True, there was talk a while back about the Season 1 star being up for reprising his old character. ("Yeah, I would," he said on The Rich Eisen Show when asked if he would go back. "I miss Rust Cohle, man. I miss watching him on Sunday nights.") So, it's not an impossibility, but, given the new setting and time period, it should be considered highly unlikely -- at least for this run. Harrelson, for his part, is good. The man behind Marty told Yahoo! that he doesn't "see doing that. Because, you know, it went really well the first time, and come back around to it and what else are you gonna hear but, Not as good, just wasn't as good."
What about Jason Bateman?
No. Wrong Ozarks show.
Nic Pizzolatto wrote most of Season 3
Pizzolatto, the series creator and showrunner, wrote all the episodes for Season 3, save one: Episode 4, which he co-wrote with his hero, Deadwood mastermind David Milch. Executive producers include Pizzolatto, Daniel Sackheim, Jeremy Saulnier, Scott Stephens, Harrelson, McConaughey, Season 1 director Cary Joji Fukunaga, Steve Golin, Bard Dorros, and Richard Brown. HBO seems to be happy with the scripts so far, with HBO programming president Casey Bloys calling them "terrific" and "truly remarkable."
Pizzolatto's directing for the first time
The initial plan was for Pizzolatto to direct alongside indie favorite Jeremy Saulnier (Green Room, Blue Ruin); however, the latter exited production early.
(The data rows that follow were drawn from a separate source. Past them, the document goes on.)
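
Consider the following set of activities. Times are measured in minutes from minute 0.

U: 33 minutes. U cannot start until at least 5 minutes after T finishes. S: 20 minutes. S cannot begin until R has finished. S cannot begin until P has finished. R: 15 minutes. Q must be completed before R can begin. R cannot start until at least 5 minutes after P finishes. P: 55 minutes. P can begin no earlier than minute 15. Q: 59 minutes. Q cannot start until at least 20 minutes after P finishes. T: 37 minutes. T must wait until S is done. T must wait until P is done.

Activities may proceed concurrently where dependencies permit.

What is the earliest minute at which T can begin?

184

P cannot begin until its own release at minute 15. It runs from minute 15 to 15 + 55 = minute 70.
After P (finishes minute 70, plus 20-minute gap → minute 90), Q can start at minute 90 and finishes at minute 149.
For R: Q (finishes minute 149); P (finishes minute 70, plus 5-minute gap → minute 75). Taking the maximum gives a start of minute 149, and it finishes at 149 + 15 = minute 164.
S cannot start until R (finishes minute 164); P (finishes minute 70). The controlling bound is minute 164, so S finishes at 164 + 20 = minute 184.
T waits on S (finishes minute 184); P (finishes minute 70). The latest of these is minute 184, which is the earliest T can start.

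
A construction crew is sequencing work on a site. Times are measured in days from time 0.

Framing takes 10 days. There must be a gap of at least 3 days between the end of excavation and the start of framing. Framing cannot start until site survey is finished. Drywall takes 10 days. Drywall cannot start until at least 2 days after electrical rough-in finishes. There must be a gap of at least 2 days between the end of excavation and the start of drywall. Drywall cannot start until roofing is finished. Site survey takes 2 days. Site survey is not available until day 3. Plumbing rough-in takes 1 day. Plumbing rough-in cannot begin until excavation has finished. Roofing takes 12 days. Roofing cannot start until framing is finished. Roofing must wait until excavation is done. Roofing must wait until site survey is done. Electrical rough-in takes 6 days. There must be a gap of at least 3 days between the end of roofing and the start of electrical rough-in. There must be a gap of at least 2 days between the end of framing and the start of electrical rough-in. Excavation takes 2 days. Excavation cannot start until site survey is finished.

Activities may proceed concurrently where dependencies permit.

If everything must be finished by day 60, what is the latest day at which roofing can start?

27

Drywall has no dependents, so it just needs to finish by day 60. Starting by 60 − 10 = day 50 achieves that.
Electrical rough-in feeds into drywall (must start by day 50, minus 2-day gap → day 48); so electrical rough-in must finish by day 48 and therefore start by day 42.
Roofing has several dependents: electrical rough-in (must start by day 42, minus 3-day gap → day 39); drywall (must start by day 50). The earliest of those limits is day 39, so roofing must start by 39 − 12 = day 27.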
Sources toldVariety the reason was a "difference of opinion on the episodes," but HBO made the split look more amicable. "Saulnier has completed the first two episodes of True Detective Season 3 and will be departing the production due to scheduling issues," the network said in a statement. "Daniel Sackheim has come on board as a director and executive producer for the series."
The shuffle was initially seen as a cause for concern because many critics believed the rotating-director approach gave Season 2 its inconsistent feel. But in Sackheim, True Detective has found an Emmy-winning, veteran TV helmer whose credits include at least one other show shot in the Ozarks. (Yes, that one.) Sackheim will split directing duties with Pizzolatto, who will make his directorial debut, for the rest of the season, as everyone on the sidelines hopes they find common ground and a uniform voice.
How will Season 3 be different from Season 2?
Judging by the breadcrumbs above, Season 3 is angling itself as a sort of spiritual return to form. Gone is the big-city setting of Season 2; back is the more rural feel of Season 1 -- even plot-wise, the logline essentially reads like a slightly modified version of the show's debut. More importantly, though, it seems HBO is giving Pizzolatto time, a privilege that was more an obstacle the second go around. "When we tell somebody to hit an air date as opposed to allowing the writing to find its own natural resting place, when it's ready, when it's baked," HBO's president, Michael Lombardo, said in 2016, "we've failed."